Quindi vi sono solo nubi all’orizzonte per la piazza di ricerca svizzera?

La ‘situazione europea’ non è rosea e speriamo che si possano al più presto trovare soluzioni per rientrare in questi schemi di finanziamento. Ma l’Europa non è tutto. Come dicevo all’inizio, la ricerca non si gioca su un piano continentale ma globale. Quindi, anche a livello istituzionale, sembrerebbe importante puntare su alleanze strategiche ragionando anche al di là dei confini europei. Da parte di noi ricercatori questo già avviene. Per esempio, l’Irb è già in rete con numerosi centri di ricerca di punta negli Stati Uniti, beneficiando addirittura di fondi provenienti dall’ente di ricerca americano Nih, e il nostro network di collaborazioni scientifiche si estende a Paesi extraeuropei. È importante che continui a essere così.

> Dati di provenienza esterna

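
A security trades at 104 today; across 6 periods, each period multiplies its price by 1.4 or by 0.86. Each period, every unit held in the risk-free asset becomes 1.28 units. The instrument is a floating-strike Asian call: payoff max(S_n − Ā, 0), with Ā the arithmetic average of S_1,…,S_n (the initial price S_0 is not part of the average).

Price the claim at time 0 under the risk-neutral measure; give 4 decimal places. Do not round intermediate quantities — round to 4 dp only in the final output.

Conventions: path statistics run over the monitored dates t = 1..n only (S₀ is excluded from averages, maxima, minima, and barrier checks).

price = 42.8786

Set p* = 0.7778 (from d < R < u); the path-dependent value is the discounted p*-expectation over all price paths.
Enumerate all 2^6 = 64 price paths (U = up ×1.4, D = down ×0.86); each path with k up-moves has probability p*^k·(1−p*)^(6−k).
DDDDDD: Ā=63.3994, payoff=0.0000, prob=0.000120
UDDDDD: Ā=103.2083, payoff=0.0000, prob=0.000421
DUDDDD: Ā=93.8483, payoff=0.0000, prob=0.000421
UUDDDD: Ā=152.7764, payoff=0.0000, prob=0.001475
DDUDDD: Ā=85.7987, payoff=0.0000, prob=0.000421
UDUDDD: Ā=139.6724, payoff=0.0000, prob=0.001475
DUUDDD: Ā=130.3124, payoff=0.0000, prob=0.001475
UUUDDD: Ā=212.1364, payoff=0.0000, prob=0.005163
DDDUDD: Ā=78.8761, payoff=0.0000, prob=0.000421
UDDUDD: Ā=128.4029, payoff=0.0000, prob=0.001475
DUDUDD: Ā=119.0429, payoff=0.0000, prob=0.001475
UUDUDD: Ā=193.7908, payoff=0.0000, prob=0.005163
DDUUDD: Ā=110.9933, payoff=0.5088, prob=0.001475
UDUUDD: Ā=180.6868, payoff=0.8283, prob=0.005163
DUUUDD: Ā=171.3268, payoff=10.1883, prob=0.005163
UUUUDD: Ā=278.9041, payoff=16.5856, prob=0.018072
DDDDUD: Ā=72.9226, payoff=0.0000, prob=0.000421
UDDDUD: Ā=118.7112, payoff=0.0000, prob=0.001475
DUDDUD: Ā=109.3512, payoff=2.1509, prob=0.001475
UUDDUD: Ā=178.0136, payoff=3.5015, prob=0.005163
DDUDUD: Ā=101.3016, payoff=10.2005, prob=0.001475
UDUDUD: Ā=164.9096, payoff=16.6055, prob=0.005163
DUUDUD: Ā=155.5496, payoff=25.9655, prob=0.005163
UUUDUD: Ā=253.2203, payoff=42.2694, prob=0.018072
DDDUUD: Ā=94.3790, payoff=17.1232, prob=0.001475
UDDUUD: Ā=153.6402, payoff=27.8749, prob=0.005163
DUDUUD: Ā=144.2802, payoff=37.2349, prob=0.005163
UUDUUD: Ā=234.8747, payoff=60.6150, prob=0.018072
DDUUUD: Ā=136.2306, payoff=45.2845, prob=0.005163
UDUUUD: Ā=221.7707, payoff=73.7190, prob=0.018072
DUUUUD: Ā=212.4107, payoff=83.0790, prob=0.018072
UUUUUD: Ā=345.7849, payoff=135.2449, prob=0.063251
DDDDDU: Ā=67.8026, payoff=0.6916, prob=0.000421
UDDDDU: Ā=110.3763, payoff=1.1258, prob=0.001475
DUDDDU: Ā=101.0163, payoff=10.4858, prob=0.001475
UUDDDU: Ā=164.4452, payoff=17.0699, prob=0.005163
DDUDDU: Ā=92.9667, payoff=18.5354, prob=0.001475
UDUDDU: Ā=151.3412, payoff=30.1739, prob=0.005163
DUUDDU: Ā=141.9812, payoff=39.5339, prob=0.005163
UUUDDU: Ā=231.1322, payoff=64.3575, prob=0.018072
DDDUDU: Ā=86.0441, payoff=25.4581, prob=0.001475
UDDUDU: Ā=140.0718, payoff=41.4434, prob=0.005163
DUDUDU: Ā=130.7118, payoff=50.8034, prob=0.005163
UUDUDU: Ā=212.7866, payoff=82.7031, prob=0.018072
DDUUDU: Ā=122.6622, payoff=58.8530, prob=0.005163
UDUUDU: Ā=199.6826, payoff=95.8071, prob=0.018072
DUUUDU: Ā=190.3226, payoff=105.1671, prob=0.018072
UUUUDU: Ā=309.8275, payoff=171.2023, prob=0.063251
DDDDUU: Ā=80.0906, payoff=31.4115, prob=0.001475
UDDDUU: Ā=130.3800, payoff=51.1351, prob=0.005163
DUDDUU: Ā=121.0200, payoff=60.4951, prob=0.005163
UUDDUU: Ā=197.0094, payoff=98.4803, prob=0.018072
DDUDUU: Ā=112.9704, payoff=68.5447, prob=0.005163
UDUDUU: Ā=183.9054, payoff=111.5843, prob=0.018072
DUUDUU: Ā=174.5454, payoff=120.9443, prob=0.018072
UUUDUU: Ā=284.1436, payoff=196.8861, prob=0.063251
DDDUUU: Ā=106.0478, payoff=75.4673, prob=0.005163
UDDUUU: Ā=172.6359, payoff=122.8538, prob=0.018072
DUDUUU: Ā=163.2759, payoff=132.2138, prob=0.018072
UUDUUU: Ā=265.7980, payoff=215.2317, prob=0.063251
DDUUUU: Ā=155.2263, payoff=140.2634, prob=0.018072
UDUUUU: Ā=252.6940, payoff=228.3357, prob=0.063251
DUUUUU: Ā=243.3340, payoff=237.6957, prob=0.063251
UUUUUU: Ā=396.1252, payoff=386.9466, prob=0.221377
Price = Σ prob·payoff / R^6 = 188.581907 / 4.398047 = 42.8786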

Cosa si aspetta dal futuro?

Noto positivamente come il Fondo nazionale svizzero di ricerca abbia sviluppato già da alcuni anni programmi bilaterali per sostenere collaborazioni scientifiche internazionali, come per esempio con la Cina. Alla luce delle incertezze europee, sarebbe auspicabile poter potenziare ulteriormente questi sforzi ed estenderli ad altri Paesi scientificamente molto forti al di fuori dell’Europa. Penso alla Gran Bretagna post-Brexit, a Israele e agli Stati Uniti. Mi pare che i temi della ricerca e dell’innovazione siano stati sollevati anche durante il recente summit con il presidente statunitense Joe Biden a Ginevra ed è indubbio che gli Usa siano e continueranno a essere trainanti, soprattutto nelle ‘life sciences’, le scienze della vita.